A History of Vodka
- First edition softcover, featuring 19th-century lubok
- Author: William Pokhlyobkin
- Original title: История водки
- Translator: Renfrey Clarke
- Language: Russian
- Series: Популярная кулинария (Popular Cookery)
- Subject: Priority of vodka production and other Russian alcoholic beverage issues
- Publisher: Inter-Verso
- Publication date: 1991
- Publication place: former Soviet Union
- Published in English: December, 1992 (Verso Books, hardcover)
- Media type: Book
- Pages: 288 (1991 edition)
- ISBN: 0-86091-359-7 (1992 edition)
- OCLC: 28183139
- Dewey Decimal: 663/.5 20
- LC Class: TP607.V6 P6513 1992
- Preceded by: Urho Kaleva Kekkonen
- Followed by: Foreign Policy of Rus, Russia and the USSR for 1,000 Years in Names, Dates and Facts

= A History of Vodka =

A History of Vodka («История водки», Romanized: Istoriya vodki) is a book by William Pokhlyobkin. Although the work had been finished in 1979, it wasn't published until 1991, just before the dissolution of the Soviet Union. The book is both an academic monograph and a nationalist polemic claiming that vodka originated in Russia.

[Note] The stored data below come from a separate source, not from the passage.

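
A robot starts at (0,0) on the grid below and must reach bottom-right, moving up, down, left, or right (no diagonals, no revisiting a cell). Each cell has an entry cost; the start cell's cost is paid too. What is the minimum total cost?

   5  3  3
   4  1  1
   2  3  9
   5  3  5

Take [0,0]→[0,1]→[1,1]→[2,1]→[3,1]→[3,2] for a total of 5 + 3 + 1 + 3 + 3 + 5 = 20.

20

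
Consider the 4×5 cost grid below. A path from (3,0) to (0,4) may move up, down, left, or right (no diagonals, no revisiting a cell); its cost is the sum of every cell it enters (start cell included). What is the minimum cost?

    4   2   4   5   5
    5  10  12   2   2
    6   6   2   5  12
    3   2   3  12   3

24

Path [3,0] → [3,1] → [3,2] → [2,2] → [2,3] → [1,3] → [1,4] → [0,4]: 3 + 2 + 3 + 2 + 5 + 2 + 2 + 5 = 24.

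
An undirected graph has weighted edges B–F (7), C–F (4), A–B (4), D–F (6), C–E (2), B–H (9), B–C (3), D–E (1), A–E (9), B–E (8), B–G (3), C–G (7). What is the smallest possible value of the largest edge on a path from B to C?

Comparing a few candidate routes:
B -> G -> C: max(3, 7) = 7
B -> C: max(3) = 3
B -> F -> D -> E -> C: max(7, 6, 1, 2) = 7
The minimum achievable maximum is 3.

3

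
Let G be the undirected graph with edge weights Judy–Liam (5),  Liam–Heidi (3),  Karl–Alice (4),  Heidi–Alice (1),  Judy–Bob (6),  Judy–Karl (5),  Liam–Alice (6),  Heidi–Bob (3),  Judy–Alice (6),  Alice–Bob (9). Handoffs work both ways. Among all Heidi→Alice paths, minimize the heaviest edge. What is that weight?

1

Some routes from Heidi to Alice:
Heidi - Alice: max(1) = 1
Heidi - Bob - Judy - Liam - Alice: max(3, 6, 5, 6) = 6
Heidi - Bob - Judy - Alice: max(3, 6, 6) = 6
Heidi - Liam - Judy - Karl - Alice: max(3, 5, 5, 4) = 5
Heidi - Bob - Judy - Karl - Alice: max(3, 6, 5, 4) = 6
Best route has worst link 1.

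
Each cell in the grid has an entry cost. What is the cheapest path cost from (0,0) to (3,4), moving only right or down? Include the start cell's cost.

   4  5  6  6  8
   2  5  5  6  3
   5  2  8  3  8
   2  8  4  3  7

34

Path r0c0 -> r1c0 -> r1c1 -> r2c1 -> r2c2 -> r2c3 -> r3c3 -> r3c4: 4 + 2 + 5 + 2 + 8 + 3 + 3 + 7 = 34.
(Top row then right column would cost 47.)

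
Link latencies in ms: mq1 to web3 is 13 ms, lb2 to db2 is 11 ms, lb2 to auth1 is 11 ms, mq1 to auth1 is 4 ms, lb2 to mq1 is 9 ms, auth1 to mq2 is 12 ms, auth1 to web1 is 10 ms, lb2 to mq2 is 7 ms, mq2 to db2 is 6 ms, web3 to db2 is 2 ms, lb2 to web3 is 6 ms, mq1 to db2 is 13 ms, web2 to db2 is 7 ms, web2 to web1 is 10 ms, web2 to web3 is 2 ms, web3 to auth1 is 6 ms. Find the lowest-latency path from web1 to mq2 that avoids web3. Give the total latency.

A few of the web1→mq2 routes:
web1 -> auth1 -> mq1 -> lb2 -> mq2: 10 + 4 + 9 + 7 = 30
web1 -> auth1 -> mq1 -> db2 -> mq2: 10 + 4 + 13 + 6 = 33
web1 -> web2 -> db2 -> lb2 -> mq2: 10 + 7 + 11 + 7 = 35
web1 -> auth1 -> mq2: 10 + 12 = 22
web1 -> auth1 -> lb2 -> mq2: 10 + 11 + 7 = 28
web1 -> web2 -> db2 -> mq2: 10 + 7 + 6 = 23
The minimum is 22 ms.

22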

The book was popular in Russia, and was the origin of the myth that Poland attempted to sue Russia in international court over the trade rights to the word "vodka". No evidence for such a lawsuit has been found. In 1993 the book received the Langhe Ceretto Prize.

==The book==
After years of what he claimed was painstaking research, Pokhlyobkin concluded that Russia's first grain-based vodka could have been distilled at the premises of the Chudov Monastery in the Moscow Kremlin by a monk called Isidore circa 1430. Apparently, the distillation technology spread to the city of Moscow itself in 1440s. Pokhlyobkin suggests that both prohibition and drunkenness are scourges which encourage one another. He suggests that irresponsible and uncultured ways of consuming vodka make people drunk, not vodka itself.

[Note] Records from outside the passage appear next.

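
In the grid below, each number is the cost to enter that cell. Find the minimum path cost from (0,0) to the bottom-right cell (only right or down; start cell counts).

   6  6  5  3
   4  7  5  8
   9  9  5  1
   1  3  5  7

35

One optimal route is (0,0) (0,1) (0,2) (1,2) (2,2) (2,3) (3,3).
Its cost is 6 + 6 + 5 + 5 + 5 + 1 + 7 = 35.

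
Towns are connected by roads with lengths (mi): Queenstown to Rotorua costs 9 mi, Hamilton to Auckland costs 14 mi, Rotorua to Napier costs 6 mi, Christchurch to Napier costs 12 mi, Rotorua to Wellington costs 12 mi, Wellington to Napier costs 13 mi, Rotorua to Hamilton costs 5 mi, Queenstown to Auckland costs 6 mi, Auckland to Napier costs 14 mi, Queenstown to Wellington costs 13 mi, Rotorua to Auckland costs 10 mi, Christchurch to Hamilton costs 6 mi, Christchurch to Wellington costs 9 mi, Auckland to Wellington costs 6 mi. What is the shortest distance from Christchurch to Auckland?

15

A few of the Christchurch→Auckland routes:
Christchurch→Hamilton→Rotorua→Queenstown→Auckland: 6 + 5 + 9 + 6 = 26
Christchurch→Hamilton→Rotorua→Auckland: 6 + 5 + 10 = 21
Christchurch→Hamilton→Auckland: 6 + 14 = 20
Christchurch→Wellington→Auckland: 9 + 6 = 15
Christchurch→Napier→Auckland: 12 + 14 = 26
Best route has total 15 mi.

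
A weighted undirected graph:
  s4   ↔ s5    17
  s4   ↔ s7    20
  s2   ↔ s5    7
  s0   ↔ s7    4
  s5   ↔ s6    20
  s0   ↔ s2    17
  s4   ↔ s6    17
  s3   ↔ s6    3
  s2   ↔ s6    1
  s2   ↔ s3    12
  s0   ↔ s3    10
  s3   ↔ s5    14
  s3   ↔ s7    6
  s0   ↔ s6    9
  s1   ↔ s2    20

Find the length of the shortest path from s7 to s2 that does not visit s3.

Some routes from s7 to s2 avoiding s3:
s7-s4-s6-s2: 20 + 17 + 1 = 38
s7-s0-s6-s2: 4 + 9 + 1 = 14
s7-s0-s6-s5-s2: 4 + 9 + 20 + 7 = 40
s7-s0-s2: 4 + 17 = 21
Best route has total 14.

14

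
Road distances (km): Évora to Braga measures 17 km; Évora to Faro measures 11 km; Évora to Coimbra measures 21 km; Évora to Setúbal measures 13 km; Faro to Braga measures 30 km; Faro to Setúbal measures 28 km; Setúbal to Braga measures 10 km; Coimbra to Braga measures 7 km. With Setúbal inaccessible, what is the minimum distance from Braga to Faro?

Routes from Braga to Faro avoiding Setúbal:
Braga -> Coimbra -> Évora -> Faro: 7 + 21 + 11 = 39
Braga -> Évora -> Faro: 17 + 11 = 28
Braga -> Faro: 30
Best route has total 28 km.

28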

The later Russian editions include the 2005 softcover issue by Tsentrpoligraf (ISBN 5-9524-1895-3).

===Reception===
Three years after the publication the book was criticized by David Christian in Slavic Review. He cast doubt on statistics presented in the book. In Christian's opinion, the definitions of such terms as distilling and state monopoly were so vague that it was hard to understand how Pokhlyobkin offered firm dates for their first appearance. The arguments about the first usage of the word "vodka" were marked as convoluted, messy, and repetitive, as well as sometimes self-contradictory and unconvincing. Christian also pointed out at anti-capitalist polemics and Stalinist snobberies of the book.

George E. Snow, reviewing the book for the journal Russian History in 1993, describes the book as existing to support the position, for legal and political reasons, that vodka originated in Russia. Snow described the book as succeeding in this argument, despite some factual errors and other issues.

Another criticism provided is that Pokhlyobkin improperly emphasized On the Combinations of Water with Alcohol by Dmitriy Mendeleyev, as he used Mendeleyev's data in a speculative way to ascribe the eminent "biochemical and physiological properties" to solution of spirit and water.

in 2014, Professor Mark Schrad demonstrated that much of the history contained in the book was likely fabricated by Pokhlyobkin. In particular, Pokhlyobkin claimed that he was commissioned to research the history of vodka as a result of an international trademark dispute filed by Poland against the Soviet Union for the exclusive right to use the term "vodka" in marketing, but in fact this trademark dispute never occurred. It is unclear why Pokhlyobkin fabricated this story. Additionally, Pokhlyobkin's sources for many of the other details in A History of Vodka could not be verified, leading Schrad to believe that these claimed sources likely never existed and casting doubt on the integrity and veracity of the entire work.